Pros of depth-sensing devices for integration with physical objects are its use in areas like 3rd world countries. While the LightSpace might be prohibitively expensive for this, the third article brings up the use of the Kinetic as a touch screen device. The Kinetic is $150 and far cheaper than most lcd monitors or displays. Another pro of the Kinetic device is that it is an easily obtainable technology that we have now, and thus can easily modify towards the use of building the touch sensors described in the third paper.

However, all three papers and descriptions of depth sensors come with several problems. For example, each one of them requires elaborate setup and possibly expensive equipment, especially in the case of the LightSpace. It is noted in the paper that the space or room cannot dynamically change, forcing people to redo the setup if the room changes, making the system impractical.
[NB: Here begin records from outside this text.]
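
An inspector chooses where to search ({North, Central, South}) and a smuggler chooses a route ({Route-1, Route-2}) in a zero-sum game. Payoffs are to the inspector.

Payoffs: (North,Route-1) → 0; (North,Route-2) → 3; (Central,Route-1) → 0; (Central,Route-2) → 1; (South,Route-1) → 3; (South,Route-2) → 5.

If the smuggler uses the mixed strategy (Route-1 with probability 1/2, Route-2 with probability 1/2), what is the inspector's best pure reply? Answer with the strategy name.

Expected payoff of North: (1/2)·0 + (1/2)·3 = 3/2.
Expected payoff of Central: (1/2)·0 + (1/2)·1 = 1/2.
Expected payoff of South: (1/2)·3 + (1/2)·5 = 4.
The largest is 4, so the inspector's best response is South.

South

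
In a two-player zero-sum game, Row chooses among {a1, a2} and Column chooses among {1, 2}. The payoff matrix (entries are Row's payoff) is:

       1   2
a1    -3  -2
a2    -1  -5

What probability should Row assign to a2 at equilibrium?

Row minima: a1 → -3, a2 → -5; maximin = -3.
Column maxima: 1 → -1, 2 → -2; minimax = -2.
-3 ≠ -2, so there is no saddle point; optimal play is mixed.
Let Row play a1 with probability p. Expected payoff against 1: (-3)p + (-1)(1−p) = −2p − 1; against 2: (-2)p + (-5)(1−p) = 3p − 5.
Setting these equal: −2p − 1 = 3p − 5 ⇒ −5p = -4 ⇒ p = 4/5, and the value is (-2)·(4/5) − 1 = -13/5.
For Column: with q = P(1), equating a1's and a2's payoffs gives −q − 2 = 4q − 5 ⇒ q = 3/5.

1/5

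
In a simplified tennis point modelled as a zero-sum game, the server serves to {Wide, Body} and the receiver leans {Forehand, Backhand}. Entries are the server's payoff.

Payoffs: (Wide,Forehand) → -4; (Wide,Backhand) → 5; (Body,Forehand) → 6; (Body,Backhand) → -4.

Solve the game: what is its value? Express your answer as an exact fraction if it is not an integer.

14/19

Row minima: Wide → -4, Body → -4; maximin = -4.
Column maxima: Forehand → 6, Backhand → 5; minimax = 5.
-4 ≠ 5, so there is no saddle point; optimal play is mixed.
Let the server play Wide with probability p. Expected payoff against Forehand: (-4)p + 6(1−p) = −10p + 6; against Backhand: 5p + (-4)(1−p) = 9p − 4.
Setting these equal: −10p + 6 = 9p − 4 ⇒ −19p = -10 ⇒ p = 10/19, and the value is (-10)·(10/19) + 6 = 14/19.
For the receiver: with q = P(Forehand), equating Wide's and Body's payoffs gives −9q + 5 = 10q − 4 ⇒ q = 9/19.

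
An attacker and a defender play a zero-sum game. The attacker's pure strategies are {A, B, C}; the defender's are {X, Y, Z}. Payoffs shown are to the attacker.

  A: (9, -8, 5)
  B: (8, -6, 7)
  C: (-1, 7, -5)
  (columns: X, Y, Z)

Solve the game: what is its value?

Row minima: A → -8, B → -6, C → -5; maximin = -5.
Column maxima: X → 9, Y → 7, Z → 7; minimax = 7.
-5 ≠ 7, so there is no saddle point; optimal play is mixed.
X is strictly dominated by Z (it gives the attacker strictly more in every row), so the defender never plays it.
With X eliminated, A is strictly dominated by B (B gives the attacker strictly more in every remaining column), so the attacker never plays it.
On the remaining 2×2 (B, C vs Y, Z):
Let the attacker play B with probability p. Expected payoff against Y: (-6)p + 7(1−p) = −13p + 7; against Z: 7p + (-5)(1−p) = 12p − 5.
Setting these equal: −13p + 7 = 12p − 5 ⇒ −25p = -12 ⇒ p = 12/25, and the value is (-13)·(12/25) + 7 = 19/25.
For the defender: with q = P(Y), equating B's and C's payoffs gives −13q + 7 = 12q − 5 ⇒ q = 12/25.

19/25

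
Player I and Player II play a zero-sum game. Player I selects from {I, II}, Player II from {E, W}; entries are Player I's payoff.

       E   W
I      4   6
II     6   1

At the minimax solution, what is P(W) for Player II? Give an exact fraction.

Row minima: I → 4, II → 1; maximin = 4.
Column maxima: E → 6, W → 6; minimax = 6.
4 ≠ 6, so there is no saddle point; optimal play is mixed.
Let Player I play I with probability p. Expected payoff against E: 4p + 6(1−p) = −2p + 6; against W: 6p + 1(1−p) = 5p + 1.
Setting these equal: −2p + 6 = 5p + 1 ⇒ −7p = -5 ⇒ p = 5/7, and the value is (-2)·(5/7) + 6 = 32/7.
For Player II: with q = P(E), equating I's and II's payoffs gives −2q + 6 = 5q + 1 ⇒ q = 5/7.

2/7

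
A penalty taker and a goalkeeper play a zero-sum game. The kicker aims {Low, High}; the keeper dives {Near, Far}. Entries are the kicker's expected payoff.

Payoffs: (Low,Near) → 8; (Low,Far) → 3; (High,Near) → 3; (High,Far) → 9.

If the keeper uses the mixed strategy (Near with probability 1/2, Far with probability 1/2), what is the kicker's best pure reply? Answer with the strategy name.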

One question I have especially is the focus in the LightSpace paper on being able to display data on non-flat surfaces. The purpose of displaying data on say a bookshelf as described by the paper is beyond me: wouldn't that make it hard to read the information? Even in terms of the examples given, the only physical objects used are tables and walls. Lastly, there is a question of table or space constraints. You need empty tables and open space which means this technique seems impractical in an office, where space is constrained.